To use your own audio file simply swap...

io = pyAudGrav.load_example1() with io = pyAudGrav.AudioIO("/filePath")

pyAudGrav has a built in function called loop_gravity() that allows the user to iterate over the same data set multiple times. This approach yields interesting and different results to that of the example above. The syntax for achieving this is similar to the previous example with a couple differences. In this example loop_gravity() is used in place of calc_shift(). In addition loop_gravity() will return the final iteration of the looped data. This means that there is no need to create a reconstruction object as is seen in the previous example. Note that loop_gravity() will deconstruct and reconstruct the data as a mono data array until the final iteration where it will become stereo.

import pyAudGrav
import matplotlib.pyplot as plt

io = pyAudGrav.load_example1()

analyzer = pyAudGrav.AudioAnalysis(io.data, io.sample_rate)

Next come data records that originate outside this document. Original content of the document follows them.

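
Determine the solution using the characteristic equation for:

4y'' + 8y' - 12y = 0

Characteristic equation: 4r² + 8r - 12 = 0
Divide by 4: r² + 2r - 3 = 0
Roots: r = 1, -3 (distinct real)
General solution: y = C₁e^x + C₂e^(-3x)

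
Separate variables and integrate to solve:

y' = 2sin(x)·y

Separating variables and integrating:
ln|y| = -2cos(x) + C

General solution: y = Ce^(-2cos(x))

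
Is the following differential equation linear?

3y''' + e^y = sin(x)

No. Nonlinear (e^y is nonlinear in y)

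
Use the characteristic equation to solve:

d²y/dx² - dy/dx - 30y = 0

Characteristic equation: r² - r - 30 = 0
Roots: r = 6, -5 (distinct real)
General solution: y = C₁e^(6x) + C₂e^(-5x)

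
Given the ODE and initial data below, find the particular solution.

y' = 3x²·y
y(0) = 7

General solution: y = Ce^(x³)
Applying IC y(0) = 7:
Particular solution: y = 7e^(x³)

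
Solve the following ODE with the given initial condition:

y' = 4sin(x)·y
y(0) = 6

General solution: y = Ce^(-4cos(x))
Applying IC y(0) = 6:
Particular solution: y = 6e^(4(1-cos(x)))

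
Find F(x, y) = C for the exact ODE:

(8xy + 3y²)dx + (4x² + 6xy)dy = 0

Verify exactness: ∂M/∂y = ∂N/∂x ✓
Find F(x,y) such that ∂F/∂x = M, ∂F/∂y = N
Solution: 4x²y + 3xy² = C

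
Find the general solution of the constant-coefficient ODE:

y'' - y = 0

Characteristic equation: r² - 1 = 0
Roots: r = 1, -1 (distinct real)
General solution: y = C₁e^x + C₂e^(-x)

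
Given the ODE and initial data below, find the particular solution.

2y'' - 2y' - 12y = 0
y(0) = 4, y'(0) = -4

General solution: y = C₁e^(3x) + C₂e^(-2x)
Applying ICs: C₁ = 4/5, C₂ = 16/5
Particular solution: y = (4/5)e^(3x) + (16/5)e^(-2x)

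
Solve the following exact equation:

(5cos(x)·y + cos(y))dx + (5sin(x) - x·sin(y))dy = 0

Verify exactness: ∂M/∂y = ∂N/∂x ✓
Find F(x,y) such that ∂F/∂x = M, ∂F/∂y = N
Solution: 5sin(x)·y + x·cos(y) = C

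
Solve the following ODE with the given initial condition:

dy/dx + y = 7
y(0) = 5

General solution: y = 7 + Ce^(-x)
Applying y(0) = 5: C = 5 - 7 = -2
Particular solution: y = 7 - 2e^(-x)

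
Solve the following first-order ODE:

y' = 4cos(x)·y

Separating variables and integrating:
ln|y| = 4sin(x) + C

General solution: y = Ce^(4sin(x))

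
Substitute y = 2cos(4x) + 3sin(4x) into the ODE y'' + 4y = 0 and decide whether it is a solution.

Verification:
y'' = -32cos(4x) - 48sin(4x)
y'' + 4y ≠ 0 (frequency mismatch: got 16 instead of 4)

No, it is not a solution.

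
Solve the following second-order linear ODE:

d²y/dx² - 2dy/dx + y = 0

Characteristic equation: r² - 2r + 1 = 0
Factored: (r - 1)² = 0
Repeated root: r = 1
General solution: y = (C₁ + C₂x)e^x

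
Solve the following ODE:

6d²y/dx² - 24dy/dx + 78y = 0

Characteristic equation: 6r² - 24r + 78 = 0
Divide by 6: r² - 4r + 13 = 0
Roots: r = 2 ± 3i (complex conjugates)
General solution: y = e^(2x)(C₁cos(3x) + C₂sin(3x))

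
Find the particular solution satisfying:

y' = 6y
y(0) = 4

General solution: y = Ce^(6x)
Applying IC y(0) = 4:
Particular solution: y = 4e^(6x)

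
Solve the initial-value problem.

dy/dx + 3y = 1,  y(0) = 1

General solution: y = 1/3 + Ce^(-3x)
Applying y(0) = 1: C = 1 - 1/3 = 2/3
Particular solution: y = 1/3 + (2/3)e^(-3x)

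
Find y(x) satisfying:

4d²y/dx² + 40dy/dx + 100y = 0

Characteristic equation: 4r² + 40r + 100 = 0
Divide by 4: r² + 10r + 25 = 0
Factored: (r + 5)² = 0
Repeated root: r = -5
General solution: y = (C₁ + C₂x)e^(-5x)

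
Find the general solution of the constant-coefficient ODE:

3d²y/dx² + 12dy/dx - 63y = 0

Characteristic equation: 3r² + 12r - 63 = 0
Divide by 3: r² + 4r - 21 = 0
Roots: r = 3, -7 (distinct real)
General solution: y = C₁e^(3x) + C₂e^(-7x)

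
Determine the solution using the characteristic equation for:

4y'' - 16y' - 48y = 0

Characteristic equation: 4r² - 16r - 48 = 0
Divide by 4: r² - 4r - 12 = 0
Roots: r = 6, -2 (distinct real)
General solution: y = C₁e^(6x) + C₂e^(-2x)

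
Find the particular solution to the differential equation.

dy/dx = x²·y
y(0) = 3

General solution: y = Ce^(x³/3)
Applying IC y(0) = 3:
Particular solution: y = 3e^(x³/3)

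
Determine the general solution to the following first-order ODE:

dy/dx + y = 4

Using integrating factor method:

General solution: y = 4 + Ce^(-x)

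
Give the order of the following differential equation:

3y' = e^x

The order is 1 (highest derivative is of order 1).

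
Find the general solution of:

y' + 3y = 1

Using integrating factor method:

General solution: y = 1/3 + Ce^(-3x)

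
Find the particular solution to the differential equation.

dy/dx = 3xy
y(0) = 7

General solution: y = Ce^(3x²/2)
Applying IC y(0) = 7:
Particular solution: y = 7e^(3x²/2)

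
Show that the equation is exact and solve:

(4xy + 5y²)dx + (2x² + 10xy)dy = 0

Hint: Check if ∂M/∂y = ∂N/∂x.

Verify exactness: ∂M/∂y = ∂N/∂x ✓
Find F(x,y) such that ∂F/∂x = M, ∂F/∂y = N
Solution: 2x²y + 5xy² = C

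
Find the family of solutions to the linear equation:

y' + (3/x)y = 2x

Using integrating factor method:

General solution: y = (2/5)x^2 + Cx^(-3)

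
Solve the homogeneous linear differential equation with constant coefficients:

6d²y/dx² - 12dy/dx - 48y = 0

Characteristic equation: 6r² - 12r - 48 = 0
Divide by 6: r² - 2r - 8 = 0
Roots: r = 4, -2 (distinct real)
General solution: y = C₁e^(4x) + C₂e^(-2x)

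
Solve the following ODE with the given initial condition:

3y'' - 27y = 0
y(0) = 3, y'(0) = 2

General solution: y = C₁e^(3x) + C₂e^(-3x)
Applying ICs: C₁ = 11/6, C₂ = 7/6
Particular solution: y = (11/6)e^(3x) + (7/6)e^(-3x)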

env = analyzer.get_env_peak(analyzer.data)

new_signal = analyzer.loop_gravity(analyzer.data, env, numLoops=4, gConst=4, plot=False)

io.writeWav("Example1_after.wav", r)

plt.plot([i + analyzer.rStruct.correction for i in range(len(analyzer.data))],
         [item for item in analyzer.data],
         'grey')
plt.plot(new_signal,
         'red')
plt.plot([item.peakIdx + item.offset + analyzer.rStruct.correction for item in analyzer.audio_events],
         [item.panOffset * 0.01 for item in analyzer.audio_events],
         '.blue')
plt.show()

Simple Gravity Example

The code above illustrates the minimum code required to create a new audio file. Examination of the calc_shift() and loop_gravity() functions will reveal some of the other parameters available to fine tune the pyAudGrav algorithm. For best results the user is encouraged to experiment with these parameters.

For a more in depth overview and explanation of pyAudGrav and its classes, please refer to the DOCUMENTATION folder above.